Rassurez-vous, lui répondis-je ; comme vous ne m’avez révélé que vos regrets qui ne peuvent nuire à la république, je les conserverai au fond de mon cœur, et je me contenterai de faire des vœux pour vous voir revenir à des sentimens moins personnels. Je ne vous présenterai plus, en vous quittant, qu’une réflexion : « une femme n’est jamais plus vertueuse que lorsqu’elle place toutes ses affections dans la multitude, et qu’elle ne permet pas qu’on s’occupe de son bonheur particulier. »

Lettre d’un Financier.

Quelle est donc cette puissance qui vient de nous entraîner dans un séjour de tristesse et de privations ? Quoi ! mon père et moi nous aurions travaillé toute notre vie à grossir une masse d’opulence qui sembloit devoir résister à tous les goûts, à tous les caprices, pour la voir se fondre en un instant, et aller se perdre dans un trésor national ! Ma terre, cette terre que j’avois agrandie sur les ruines de tant de chaumières ne seroit plus à moi ! Ma maison que j’aurois voulu appeller un hôtel, et qui les surpassoit en magnificence ne seroit plus ma demeure ! Mes rentes qui se grossissoient d’année malgré celles que je faisois à tant d’objets de mes plaisirs s’évanouiroient à mes yeux ! Il seroit possible que je sortisse de ma prison plus pauvre qu’un commis sans emploi ! En vérité, mon esprit se refuse à admettre un pareil avenir, quoique la plupart de mes collègues paroissent s’en désoler d’avance.

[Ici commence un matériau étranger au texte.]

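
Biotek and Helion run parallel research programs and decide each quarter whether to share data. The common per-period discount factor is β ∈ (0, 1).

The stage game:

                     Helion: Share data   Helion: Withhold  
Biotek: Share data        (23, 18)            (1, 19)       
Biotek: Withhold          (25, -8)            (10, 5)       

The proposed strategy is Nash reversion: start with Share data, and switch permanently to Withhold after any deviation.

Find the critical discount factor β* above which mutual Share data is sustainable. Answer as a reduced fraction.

2/15

Biotek's threshold: (25−23)/(25−10) = 2/15.
Helion's threshold: (19−18)/(19−5) = 1/14.
2/15 > 1/14, so Biotek binds and β* = 2/15.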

J’avois déjà passé par de rudes épreuves, mais je ne m’attendois pas à une semblable catastrophe. Ma section ne s’étoit-elle pas amusée à me faire monter la garde à l’une de ces barrières qui étoient pour moi une source de richesses. Que de voitures j’ai vu passer sans s’arrêter, et insulter, par leur marche continue, à la justice impuissante !

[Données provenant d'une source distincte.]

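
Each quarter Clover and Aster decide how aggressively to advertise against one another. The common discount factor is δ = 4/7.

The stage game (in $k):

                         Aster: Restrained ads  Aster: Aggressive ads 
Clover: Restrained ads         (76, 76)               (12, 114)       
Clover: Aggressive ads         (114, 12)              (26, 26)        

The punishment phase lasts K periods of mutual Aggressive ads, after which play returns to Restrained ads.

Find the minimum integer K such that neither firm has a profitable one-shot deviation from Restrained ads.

2

No profitable deviation requires (76−26)(δ+…+δ^K) ≥ 114−76, i.e. δ+…+δ^K ≥ 19/25 ≈ 0.7600.
With δ = 4/7, the partial sums are K=1: 0.5714, K=2: 0.8980.
K = 2 is the first length at which the sum reaches 0.7600.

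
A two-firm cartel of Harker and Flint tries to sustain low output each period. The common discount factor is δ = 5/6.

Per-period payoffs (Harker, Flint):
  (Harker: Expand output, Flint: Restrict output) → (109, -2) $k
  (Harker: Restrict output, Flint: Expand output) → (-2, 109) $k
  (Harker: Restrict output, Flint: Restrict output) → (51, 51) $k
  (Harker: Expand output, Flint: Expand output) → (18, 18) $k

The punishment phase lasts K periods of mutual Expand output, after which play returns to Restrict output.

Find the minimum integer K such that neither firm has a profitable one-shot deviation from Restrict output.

3

No profitable deviation requires (51−18)(δ+…+δ^K) ≥ 109−51, i.e. δ+…+δ^K ≥ 58/33 ≈ 1.7576.
With δ = 5/6, the partial sums are K=1: 0.8333, K=2: 1.5278, K=3: 2.1065.
K = 3 is the first length at which the sum reaches 1.7576.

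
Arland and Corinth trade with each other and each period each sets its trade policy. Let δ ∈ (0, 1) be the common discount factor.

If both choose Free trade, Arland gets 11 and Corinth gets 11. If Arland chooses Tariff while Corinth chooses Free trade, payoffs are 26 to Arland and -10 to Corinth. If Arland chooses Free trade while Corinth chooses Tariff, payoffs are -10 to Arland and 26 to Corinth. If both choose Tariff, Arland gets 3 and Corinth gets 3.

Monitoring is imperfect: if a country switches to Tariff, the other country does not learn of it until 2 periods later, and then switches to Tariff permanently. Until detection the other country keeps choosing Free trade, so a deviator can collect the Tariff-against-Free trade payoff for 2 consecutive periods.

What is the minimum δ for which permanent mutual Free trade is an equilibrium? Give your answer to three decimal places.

Deviating for the 2 undetected periods gains 26−11 = 15 per period over cooperation, then loses 11−3 = 8 per period forever once punishment starts.
Gain: 15(1 + δ + … + δ^1); loss: 8·δ^2/(1−δ).
No profitable deviation ⇔ 15(1−δ^2) ≤ 8·δ^2, i.e. δ^2 ≥ 15/(15+8) = 15/23.
Hence δ ≥ (15/23)^(1/2) ≈ 0.808.

0.808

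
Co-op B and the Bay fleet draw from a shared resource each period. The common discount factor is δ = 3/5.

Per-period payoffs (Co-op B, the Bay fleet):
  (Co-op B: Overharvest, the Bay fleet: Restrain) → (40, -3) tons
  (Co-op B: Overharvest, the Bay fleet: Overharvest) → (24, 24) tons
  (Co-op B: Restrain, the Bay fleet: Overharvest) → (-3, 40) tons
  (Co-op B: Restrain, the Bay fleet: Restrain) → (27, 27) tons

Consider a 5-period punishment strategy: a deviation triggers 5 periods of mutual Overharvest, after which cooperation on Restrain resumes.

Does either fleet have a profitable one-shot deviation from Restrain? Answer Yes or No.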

Aujourd’hui je ne monte plus de gardes, je suis gardé moi-même ; il semble que j’aie été transformé en un coffre-fort qu’on vuide, et auquel on ne laissera plus qu’une inutile serrure.

Les feuilles qu’on nous permet de lire ne nous apprennent rien qui nous donne la moindre espérance ; cette convention qui nous tient dans les chaînes acquiert tous les jours de nouvelles forces ; elle terrasse tous ses ennemis ; elle frappe et les faux patriotes, et ceux qui, comme nous, ont tant de raisons pour regretter l’ancien ordre de choses. Les rois dans lesquels nous avions placé notre espoir nous abandonnent à notre triste sort. Ah ! s’ils étoient venus à notre secours, comme nous aurions payé leur généreuse assistance ! Deux ans de notre ancien travail les auroient amplement défrayés de leurs avances : le peuple eût recommencé à gémir ; mais puisque sa joie tue la nôtre, ne vaut-il pas mieux qu’il pleure ?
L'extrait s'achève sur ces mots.